Dia berdehem sebelum mulai berbicara, menunjukkan ketidaksenangannya.
"Bisa kah kalian berdua bersikap profesional, setidaknya saat kita di sini?"
"Tenang aja, bro; kelihatan kompak nggak bakal merusak citra kita; lagipula, kita ini perusahaan pemasaran."
"Aku nggak tahu apakah kalian paham bedanya antara dekat dan terang-terangan menggoda."
"Aku ulangi... anak-anak kita benar-benar nggak boleh dekat-dekat sama dia!" ejekku, membuat Luke tersenyum.

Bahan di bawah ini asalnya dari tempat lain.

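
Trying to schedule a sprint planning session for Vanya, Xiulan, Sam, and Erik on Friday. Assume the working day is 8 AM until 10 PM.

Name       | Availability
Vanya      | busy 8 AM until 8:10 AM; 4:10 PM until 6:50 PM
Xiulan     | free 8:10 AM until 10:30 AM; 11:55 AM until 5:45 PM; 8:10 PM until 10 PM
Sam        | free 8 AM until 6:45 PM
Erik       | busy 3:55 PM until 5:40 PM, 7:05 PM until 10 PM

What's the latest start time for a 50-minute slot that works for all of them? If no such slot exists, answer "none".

Vanya free: 08:10-16:10, 18:50-22:00 (invert busy blocks within the working day).
Xiulan free: 08:10-10:30, 11:55-17:45, 20:10-22:00.
Sam free: 08:00-18:45.
Erik free: 08:00-15:55, 17:40-19:05 (invert busy blocks within the working day).
Vanya ∩ Xiulan: 08:10-10:30, 11:55-16:10, 20:10-22:00.
Vanya ∩ Xiulan ∩ Sam: 08:10-10:30, 11:55-16:10.
Vanya ∩ Xiulan ∩ Sam ∩ Erik: 08:10-10:30, 11:55-15:55.
So the common availability across everyone is 08:10-10:30, 11:55-15:55.
The last common window of at least 50 minutes is 11:55-15:55; a 50-minute meeting can start as late as 15:05 and still end by 15:55.

15:05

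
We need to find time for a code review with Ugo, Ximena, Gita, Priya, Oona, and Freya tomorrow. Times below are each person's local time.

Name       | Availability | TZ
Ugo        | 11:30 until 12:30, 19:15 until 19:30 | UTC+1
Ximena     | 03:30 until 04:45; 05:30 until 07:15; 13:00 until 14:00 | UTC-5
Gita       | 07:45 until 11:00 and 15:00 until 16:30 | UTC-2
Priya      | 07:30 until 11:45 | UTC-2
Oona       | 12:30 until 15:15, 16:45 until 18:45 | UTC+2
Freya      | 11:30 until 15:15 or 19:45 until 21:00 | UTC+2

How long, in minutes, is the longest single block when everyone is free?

Ugo in UTC: 10:30-11:30, 18:15-18:30 (subtract 1h to convert from UTC+1).
Ximena in UTC: 08:30-09:45, 10:30-12:15, 18:00-19:00 (add 5h to convert from UTC-5).
Gita in UTC: 09:45-13:00, 17:00-18:30 (add 2h to convert from UTC-2).
Priya in UTC: 09:30-13:45 (add 2h to convert from UTC-2).
Oona in UTC: 10:30-13:15, 14:45-16:45 (subtract 2h to convert from UTC+2).
Freya in UTC: 09:30-13:15, 17:45-19:00 (subtract 2h to convert from UTC+2).
Ugo ∩ Ximena: 10:30-11:30, 18:15-18:30.
Ugo ∩ Ximena ∩ Gita: 10:30-11:30, 18:15-18:30.
Ugo ∩ Ximena ∩ Gita ∩ Priya: 10:30-11:30.
Ugo ∩ Ximena ∩ Gita ∩ Priya ∩ Oona: 10:30-11:30.
Ugo ∩ Ximena ∩ Gita ∩ Priya ∩ Oona ∩ Freya: 10:30-11:30.
So the common availability across everyone is 10:30-11:30.
The longest is 10:30-11:30 at 60 minutes.

60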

Bryce menghela napas dalam-dalam sambil menggelengkan kepala.
"Kita cuma ngobrol," kataku, mencoba meredakan suasana. Cerewetnya nggak masuk akal.
"Aku yakin kamu tahu perilaku yang diharapkan darimu sebagai asistennya. Dan itu nggak termasuk ngobrol santai dengan kepala hubungan masyarakat perusahaan."
Seperti biasa, aku harus menarik napas dalam-dalam dan mengingat bahwa dia adalah bosku yang sialan supaya nggak menyuruhnya ke neraka.
"Jangan berlebihan, Bryce." Luke ikut campur, tapi aku memotongnya.
"Tidak. Dia benar. Aku tahu apa yang diharapkan, jadi maaf kalau aku nggak memenuhi ekspektasimu, Pak Forbes. Mungkin karena aku harus menyesuaikan diri dengan tanggung jawab pekerjaan baru, karena punya bos bajingan nggak ada di syarat kontrak."
Aku menatapnya tajam dari balik bahu.
"Hati-hati, Starling..." Dia memperingatkan, mengatupkan rahangnya yang tegas.
"Apa yang akan kamu lakukan? Memecatku?" Aku mengejek, merasakan tatapannya yang marah padaku.